Wie schnell ein Verfahren ablaufe, könne zwar eine Rolle spielen. Für die verfassungsrechtliche Bewertung sei aber entscheidend, ob der Austausch von Argument und Gegenargument möglich war. Heilmann habe in dem Verfahren nicht aufgezeigt, dass im Bundestag keine Willensbildung in einer öffentlichen Debatte möglich war. Daher sei sein Antrag unzulässig.

Im Eilverfahren hatte das Bundesverfassungsgericht dem Bundestag vor drei Jahren noch auf Antrag Heilmanns die zweite und dritte Lesung des Heizungsgesetzes in der damals laufenden Sitzungswoche untersagt. Mit einer einstimmigen Entscheidung verwarfen die Verfassungsrichter nun aber im Hauptsacheverfahren die Anträge.

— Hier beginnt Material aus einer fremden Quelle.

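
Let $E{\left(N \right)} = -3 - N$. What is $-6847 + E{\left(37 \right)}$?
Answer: $-6887$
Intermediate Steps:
$-6847 + E{\left(37 \right)} = -6847 - 40 = -6887$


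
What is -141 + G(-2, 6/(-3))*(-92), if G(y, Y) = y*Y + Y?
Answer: -325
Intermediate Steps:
G(y, Y) = Y + Y*y (G(y, Y) = Y*y + Y = Y + Y*y)
-141 + G(-2, 6/(-3))*(-92) = -141 + ((6/(-3))*(1 - 2))*(-92) = -141 + ((6*(-⅓))*(-1))*(-92) = -141 - 2*(-1)*(-92) = -141 + 2*(-92) = -141 - 184 = -325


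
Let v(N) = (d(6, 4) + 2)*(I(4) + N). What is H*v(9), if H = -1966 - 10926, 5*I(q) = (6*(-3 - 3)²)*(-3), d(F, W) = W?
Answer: 46643256/5 ≈ 9.3287e+6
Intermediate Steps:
I(q) = -648/5 (I(q) = ((6*(-3 - 3)²)*(-3))/5 = ((6*(-6)²)*(-3))/5 = ((6*36)*(-3))/5 = (216*(-3))/5 = (⅕)*(-648) = -648/5)
H = -12892
v(N) = -3888/5 + 6*N (v(N) = (4 + 2)*(-648/5 + N) = 6*(-648/5 + N) = -3888/5 + 6*N)
H*v(9) = -12892*(-3888/5 + 6*9) = -12892*(-3888/5 + 54) = -12892*(-3618/5) = 46643256/5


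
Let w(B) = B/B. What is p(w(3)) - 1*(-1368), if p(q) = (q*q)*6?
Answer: 1374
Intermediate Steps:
w(B) = 1
p(q) = 6*q² (p(q) = q²*6 = 6*q²)
p(w(3)) - 1*(-1368) = 6*1² - 1*(-1368) = 6*1 + 1368 = 6 + 1368 = 1374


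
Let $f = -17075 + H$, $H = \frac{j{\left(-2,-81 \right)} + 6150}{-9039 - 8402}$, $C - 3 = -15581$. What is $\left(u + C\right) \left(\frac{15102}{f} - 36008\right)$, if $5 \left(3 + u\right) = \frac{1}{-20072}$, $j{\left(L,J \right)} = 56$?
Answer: $\frac{5223983057310848943}{9311009396} \approx 5.6105 \cdot 10^{8}$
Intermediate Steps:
$C = -15578$ ($C = 3 - 15581 = -15578$)
$H = - \frac{58}{163}$ ($H = \frac{56 + 6150}{-9039 - 8402} = \frac{6206}{-17441} = 6206 \left(- \frac{1}{17441}\right) = - \frac{58}{163} \approx -0.35583$)
$f = - \frac{2783283}{163}$ ($f = -17075 - \frac{58}{163} = - \frac{2783283}{163} \approx -17075.0$)
$u = - \frac{301081}{100360}$ ($u = -3 + \frac{1}{5 \left(-20072\right)} = -3 + \frac{1}{5} \left(- \frac{1}{20072}\right) = -3 - \frac{1}{100360} = - \frac{301081}{100360} \approx -3.0$)
$\left(u + C\right) \left(\frac{15102}{f} - 36008\right) = \left(- \frac{301081}{100360} - 15578\right) \left(\frac{15102}{- \frac{2783283}{163}} - 36008\right) = - \frac{1563709161 \left(15102 \left(- \frac{163}{2783283}\right) - 36008\right)}{100360} = - \frac{1563709161 \left(- \frac{820542}{927761} - 36008\right)}{100360} = \left(- \frac{1563709161}{100360}\right) \left(- \frac{33407638630}{927761}\right) = \frac{5223983057310848943}{9311009396}$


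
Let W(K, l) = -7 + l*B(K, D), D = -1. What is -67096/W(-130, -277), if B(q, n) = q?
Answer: -67096/36003 ≈ -1.8636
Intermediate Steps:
W(K, l) = -7 + K*l (W(K, l) = -7 + l*K = -7 + K*l)
-67096/W(-130, -277) = -67096/(-7 - 130*(-277)) = -67096/(-7 + 36010) = -67096/36003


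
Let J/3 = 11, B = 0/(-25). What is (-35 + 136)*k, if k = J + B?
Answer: 3333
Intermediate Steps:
B = 0 (B = 0*(-1/25) = 0)
J = 33 (J = 3*11 = 33)
k = 33 (k = 33 + 0 = 33)
(-35 + 136)*k = (-35 + 136)*33 = 101*33 = 3333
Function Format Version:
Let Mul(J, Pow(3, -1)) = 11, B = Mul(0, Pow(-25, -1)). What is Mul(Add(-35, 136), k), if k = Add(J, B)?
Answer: 3333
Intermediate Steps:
B = 0 (B = Mul(0, Rational(-1, 25)) = 0)
J = 33 (J = Mul(3, 11) = 33)
k = 33 (k = Add(33, 0) = 33)
Mul(Add(-35, 136), k) = Mul(Add(-35, 136), 33) = Mul(101, 33) = 3333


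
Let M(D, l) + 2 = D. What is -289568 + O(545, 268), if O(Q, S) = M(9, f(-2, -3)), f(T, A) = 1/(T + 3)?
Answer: -289561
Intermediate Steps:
f(T, A) = 1/(3 + T)
M(D, l) = -2 + D
O(Q, S) = 7 (O(Q, S) = -2 + 9 = 7)
-289568 + O(545, 268) = -289568 + 7 = -289561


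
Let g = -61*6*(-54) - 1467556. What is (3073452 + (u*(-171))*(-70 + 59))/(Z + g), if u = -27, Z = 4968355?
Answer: 1007555/1173521 ≈ 0.85857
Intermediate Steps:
g = -1447792 (g = -366*(-54) - 1467556 = 19764 - 1467556 = -1447792)
(3073452 + (u*(-171))*(-70 + 59))/(Z + g) = (3073452 + (-27*(-171))*(-70 + 59))/(4968355 - 1447792) = (3073452 + 4617*(-11))/3520563 = (3073452 - 50787)*(1/3520563) = 3022665*(1/3520563) = 1007555/1173521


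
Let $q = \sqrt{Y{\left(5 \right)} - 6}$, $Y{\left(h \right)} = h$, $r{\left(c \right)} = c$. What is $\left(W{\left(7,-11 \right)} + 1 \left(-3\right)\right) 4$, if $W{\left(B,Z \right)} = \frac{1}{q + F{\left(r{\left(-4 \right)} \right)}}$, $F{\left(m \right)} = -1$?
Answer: $-14 - 2 i \approx -14.0 - 2.0 i$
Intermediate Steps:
$q = i$ ($q = \sqrt{5 - 6} = \sqrt{-1} = i \approx 1.0 i$)
$W{\left(B,Z \right)} = \frac{-1 - i}{2}$ ($W{\left(B,Z \right)} = \frac{1}{i - 1} = \frac{1}{-1 + i} = \frac{-1 - i}{2}$)
$\left(W{\left(7,-11 \right)} + 1 \left(-3\right)\right) 4 = \left(\left(- \frac{1}{2} - \frac{i}{2}\right) + 1 \left(-3\right)\right) 4 = \left(\left(- \frac{1}{2} - \frac{i}{2}\right) - 3\right) 4 = \left(- \frac{7}{2} - \frac{i}{2}\right) 4 = -14 - 2 i$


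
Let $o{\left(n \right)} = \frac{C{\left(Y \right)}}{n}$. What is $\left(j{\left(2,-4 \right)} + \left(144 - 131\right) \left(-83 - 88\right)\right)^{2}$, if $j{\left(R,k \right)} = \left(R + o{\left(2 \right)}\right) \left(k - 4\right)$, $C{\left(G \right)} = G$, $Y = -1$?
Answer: $4995225$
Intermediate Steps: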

Kaufhold sagte, die im Widerspruch zum Ergebnis des Eilverfahrens stehende Entscheidung könne überraschen. Im Eilverfahren habe der Abgeordnete aber lediglich darlegen müssen, dass ihm die Ausübung seiner Mitwirkungsrechte bis zum Moment der Antragstellung nicht möglich war. Im nun abgeschlossenen Hauptsacheverfahren sei aber das Gesetzgebungsverfahren insgesamt betrachtet worden.

Heilmann sah die Abgeordnetenrechte verletzt, weil wegen kurzfristiger Änderungen am Vorschlag der Ampelkoalition nicht genug Zeit zur Beratung und Prüfung des Heizungsgesetzes gewesen sei. Um die Inhalte des Gesetzes ging es in Karlsruhe nicht. Die Regelungen wurden ohnehin kürzlich wieder gekippt.

Der 2025 aus dem Bundestag ausgeschiedene Heilmann hatte sich schon vor der Karlsruher Entscheidung skeptisch zu seinen Erfolgsaussichten geäußert. den Zeitungen des Redaktionsnetzwerk Deutschland sagte er zudem, dass er kaum Besserung beim Problem zu schneller Gesetzgebungsverfahren sehe.

"Die Unart, dem Bundestag erst in den Nachtstunden vor der jeweilig entscheiden Ausschusssitzung hunderte Seiten Änderungsanträge vorzulegen, hat sich meiner Meinung nach leider wenig geändert", sagte Heilmann. Schon vor seiner Klage sei von Bundestag und Bundesregierung nicht sorgfältig mit dem Gesetzgebungsprozess umgegangen worden, was auch weiterhin so sei. Das führe zu einer eigentlich vermeidbaren "Entwertung unserer Demokratie".

Ähnlich wie in diesem Sommer hatte das geplante Heizungsgesetz vor drei Jahren wochenlang Schlagzeilen gemacht, weil die damalige Bundesregierung aus SPD, Grünen und FDP sich öffentlich darüber stritt. Es begann damit, dass ein erster, noch unfertiger Entwurf an die "Bild"-Zeitung durchsickerte. Im Sommer 2023 sollte das Gesetz dann möglichst schnell, noch vor der Sommerpause, durch den Bundestag.

Daraus wurde nichts, weil das Verfassungsgericht die Abstimmung auf einen Eilantrag Heilmanns hin vorläufig stoppte. Sie musste auf die Zeit nach der Sommerpause verschoben werden. Die Neuregelung trat schließlich zum Januar 2024 in Kraft. Sie sah im Kern vor, dass neue Heizungen zu mindestens 65 Prozent mit erneuerbaren Energien betrieben werden müssen.

Mit dem vor einigen Tagen beschlossenen neuen Heizungsgesetz von Union und SPD wurden diese Regelungen wieder gekippt. Auch in diesem Jahr gab es zuvor einen Eilantrag und eine Klage gegen die Abstimmung, und zwar von der Linksfraktion. Dies hatte aber keinen Erfolg.